O Menino Jesus de Praga

A imagem do Menino Jesus de Praga, a mais famosa do Divino Infante, tornou-se objeto de veneração universal, com réplicas disseminadas em todo o orbe, inclusive no Brasil.

“Pequeno Rei”

O Menino Jesus em seu altar no Santuário de Nossa Senhora da Vitória, em Praga

Embora muitos tenham ouvido falar do Menino Jesus de Praga, poucos conhecem dados concretos a respeito dessa devoção à divina infância do Salvador do mundo1. Transcorrendo neste mês a comemoração do nascimento do Divino Redentor — a data máxima da Cristandade — julgamos oportuno apresentar a nossos leitores o admirável histórico dessa devoção ao Deus-menino.

Desde tempos imemoriais, os justos do Antigo Testamento ansiavam pela vinda do Prometido das Nações, que viria endireitar os caminhos tortuosos, aplainar os montes, encher os vales. Numa palavra, abrir o Céu para a humanidade pecadora. O Profeta por excelência desses futuros acontecimentos, Isaías, sete séculos antes da vinda do Divino Redentor, anunciou que Ele nasceria de uma Virgem.

Nos primeiros séculos da era cristã, muitos foram os santos que abordaram o tema do Deus Menino e seu nascimento, especialmente o Papa São Leão Magno2.

Coube à Idade Média a glória de corporificar e expandir essa devoção. Vários santos foram então chamados pela graça divina a manifestar especial enlevo pela divina infância de Nosso Senhor Jesus Cristo, ao qual se chega por meio de Nossa Senhora. São Francisco de Assis, ao meditar enternecido a respeito do grande Deus que se tornou frágil Menino numa manjedoura, montou o primeiro presépio para representar esse divino mistério. Santo Antônio de Pádua (ou de Lisboa), seguindo o exemplo de seu mestre e fundador, encantava-se com o Deus-Menino, e mereceu recebê-Lo várias vezes milagrosamente em seus braços. E é desse modo que o grande santo franciscano é comumente representado. Outros santos tiveram a mesma graça.

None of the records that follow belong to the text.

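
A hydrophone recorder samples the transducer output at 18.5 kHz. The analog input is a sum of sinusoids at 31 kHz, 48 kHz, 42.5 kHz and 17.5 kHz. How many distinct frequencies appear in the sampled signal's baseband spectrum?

fs/2 = 9.25 kHz.
31 kHz mod fs = 12.5 kHz.
12.5 kHz > fs/2 = 9.25 kHz, folds to fs − 12.5 kHz = 6 kHz.
48 kHz mod fs = 11 kHz.
11 kHz > fs/2 = 9.25 kHz, folds to fs − 11 kHz = 7.5 kHz.
42.5 kHz mod fs = 5.5 kHz.
5.5 kHz ≤ fs/2 = 9.25 kHz, appears at 5.5 kHz.
17.5 kHz > fs/2 = 9.25 kHz, folds to fs − 17.5 kHz = 1 kHz.
Distinct values: {1 kHz, 5.5 kHz, 6 kHz, 7.5 kHz} → 4.

4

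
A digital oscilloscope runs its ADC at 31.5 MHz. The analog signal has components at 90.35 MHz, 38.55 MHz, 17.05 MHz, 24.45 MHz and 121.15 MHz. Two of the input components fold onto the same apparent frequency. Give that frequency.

fs/2 = 15.75 MHz.
90.35 MHz mod fs = 27.35 MHz.
27.35 MHz > fs/2 = 15.75 MHz, folds to fs − 27.35 MHz = 4.15 MHz.
38.55 MHz mod fs = 7.05 MHz.
7.05 MHz ≤ fs/2 = 15.75 MHz, appears at 7.05 MHz.
17.05 MHz > fs/2 = 15.75 MHz, folds to fs − 17.05 MHz = 14.45 MHz.
24.45 MHz > fs/2 = 15.75 MHz, folds to fs − 24.45 MHz = 7.05 MHz.
121.15 MHz mod fs = 26.65 MHz.
26.65 MHz > fs/2 = 15.75 MHz, folds to fs − 26.65 MHz = 4.85 MHz.
24.45 MHz and 38.55 MHz both map to 7.05 MHz.

7.05 MHz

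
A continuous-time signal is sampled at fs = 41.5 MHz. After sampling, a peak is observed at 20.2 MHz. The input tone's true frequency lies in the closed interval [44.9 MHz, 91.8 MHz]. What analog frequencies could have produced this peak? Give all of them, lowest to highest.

61.7 MHz, 62.8 MHz

Frequencies that alias to 20.2 MHz are k·fs ± 20.2 MHz for integer k ≥ 0.
k=0: 20.2 MHz.
k=1: 21.3 MHz, 61.7 MHz.
k=2: 62.8 MHz, 103.2 MHz.
k=3: 104.3 MHz, 144.7 MHz.
Within [44.9 MHz, 91.8 MHz]: 61.7 MHz, 62.8 MHz.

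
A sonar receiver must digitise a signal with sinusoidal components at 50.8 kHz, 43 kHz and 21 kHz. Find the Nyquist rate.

Highest-frequency component: 50.8 kHz.
Nyquist rate = 2 × 50.8 kHz = 101.6 kHz.

101.6 kHz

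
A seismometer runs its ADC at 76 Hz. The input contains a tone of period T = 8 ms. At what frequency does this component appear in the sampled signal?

27 Hz

T = 8 ms → f = 1/T = 125 Hz.
125 Hz mod fs = 49 Hz.
49 Hz > fs/2 = 38 Hz, folds to fs − 49 Hz = 27 Hz.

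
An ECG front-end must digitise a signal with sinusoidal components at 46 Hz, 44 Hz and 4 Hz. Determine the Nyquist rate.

Highest-frequency component: 46 Hz.
Nyquist rate = 2 × 46 Hz = 92 Hz.

92 Hz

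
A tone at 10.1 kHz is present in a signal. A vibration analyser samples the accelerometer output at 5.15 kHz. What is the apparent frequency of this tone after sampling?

10.1 kHz mod fs = 4.95 kHz.
4.95 kHz > fs/2 = 2.575 kHz, folds to fs − 4.95 kHz = 0.2 kHz.

0.2 kHz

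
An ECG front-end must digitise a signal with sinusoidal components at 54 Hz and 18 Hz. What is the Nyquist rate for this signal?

108 Hz

Highest-frequency component: 54 Hz.
Nyquist rate = 2 × 54 Hz = 108 Hz.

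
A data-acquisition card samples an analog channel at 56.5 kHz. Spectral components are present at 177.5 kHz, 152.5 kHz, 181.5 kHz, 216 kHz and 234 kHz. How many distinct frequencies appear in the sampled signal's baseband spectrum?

fs/2 = 28.25 kHz.
177.5 kHz mod fs = 8 kHz.
8 kHz ≤ fs/2 = 28.25 kHz, appears at 8 kHz.
152.5 kHz mod fs = 39.5 kHz.
39.5 kHz > fs/2 = 28.25 kHz, folds to fs − 39.5 kHz = 17 kHz.
181.5 kHz mod fs = 12 kHz.
12 kHz ≤ fs/2 = 28.25 kHz, appears at 12 kHz.
216 kHz mod fs = 46.5 kHz.
46.5 kHz > fs/2 = 28.25 kHz, folds to fs − 46.5 kHz = 10 kHz.
234 kHz mod fs = 8 kHz.
8 kHz ≤ fs/2 = 28.25 kHz, appears at 8 kHz.
Distinct values: {8 kHz, 10 kHz, 12 kHz, 17 kHz} → 4.

4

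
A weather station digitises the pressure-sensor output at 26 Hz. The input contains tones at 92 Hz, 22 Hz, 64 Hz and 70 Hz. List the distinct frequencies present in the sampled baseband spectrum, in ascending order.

4 Hz, 8 Hz, 12 Hz

fs/2 = 13 Hz.
92 Hz mod fs = 14 Hz.
14 Hz > fs/2 = 13 Hz, folds to fs − 14 Hz = 12 Hz.
22 Hz > fs/2 = 13 Hz, folds to fs − 22 Hz = 4 Hz.
64 Hz mod fs = 12 Hz.
12 Hz ≤ fs/2 = 13 Hz, appears at 12 Hz.
70 Hz mod fs = 18 Hz.
18 Hz > fs/2 = 13 Hz, folds to fs − 18 Hz = 8 Hz.
Distinct values: {4 Hz, 8 Hz, 12 Hz}.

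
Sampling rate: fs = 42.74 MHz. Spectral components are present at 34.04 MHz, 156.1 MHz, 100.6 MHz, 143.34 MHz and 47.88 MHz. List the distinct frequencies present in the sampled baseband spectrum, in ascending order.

fs/2 = 21.37 MHz.
34.04 MHz > fs/2 = 21.37 MHz, folds to fs − 34.04 MHz = 8.7 MHz.
156.1 MHz mod fs = 27.88 MHz.
27.88 MHz > fs/2 = 21.37 MHz, folds to fs − 27.88 MHz = 14.86 MHz.
100.6 MHz mod fs = 15.12 MHz.
15.12 MHz ≤ fs/2 = 21.37 MHz, appears at 15.12 MHz.
143.34 MHz mod fs = 15.12 MHz.
15.12 MHz ≤ fs/2 = 21.37 MHz, appears at 15.12 MHz.
47.88 MHz mod fs = 5.14 MHz.
5.14 MHz ≤ fs/2 = 21.37 MHz, appears at 5.14 MHz.
Distinct values: {5.14 MHz, 8.7 MHz, 14.86 MHz, 15.12 MHz}.

5.14 MHz, 8.7 MHz, 14.86 MHz, 15.12 MHz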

Entretanto, foi na Espanha da Contra-Reforma, durante o chamado “século de ouro”, que o divino Menino Jesus passou a ser venerado em imagens em que aparece de pé, manifestando um ou outro de seus atributos.

A grande Santa Teresa de Ávila introduziu essa devoção em seus conventos, e a partir deles espraiou-se por toda a Espanha e depois pelo mundo. Seu discípulo e co-fundador do ramo carmelita masculino reformado, o sublime São João da Cruz, entusiasmava-se tanto com esse mistério de um Deus feito homem, que, durante o período de Natal, levava a imagem do Menino Jesus em procissão, e bailava com ela ao colo. Compôs também tocantes poesias sobre a Natividade.

Assim, surgiram nos conventos carmelitas várias invocações do Menino Jesus, como El Peregrinito, El Lloroncito, El Fundador, El Tornerito e El Salvador.

Mas tal devoção não se limitava aos claustros. Já Fernão de Magalhães, quando descobriu as Filipinas, levava consigo uma dessas imagens de Jesus Menino, e lá a deixou, sendo ela venerada até hoje na ilha de Cebu.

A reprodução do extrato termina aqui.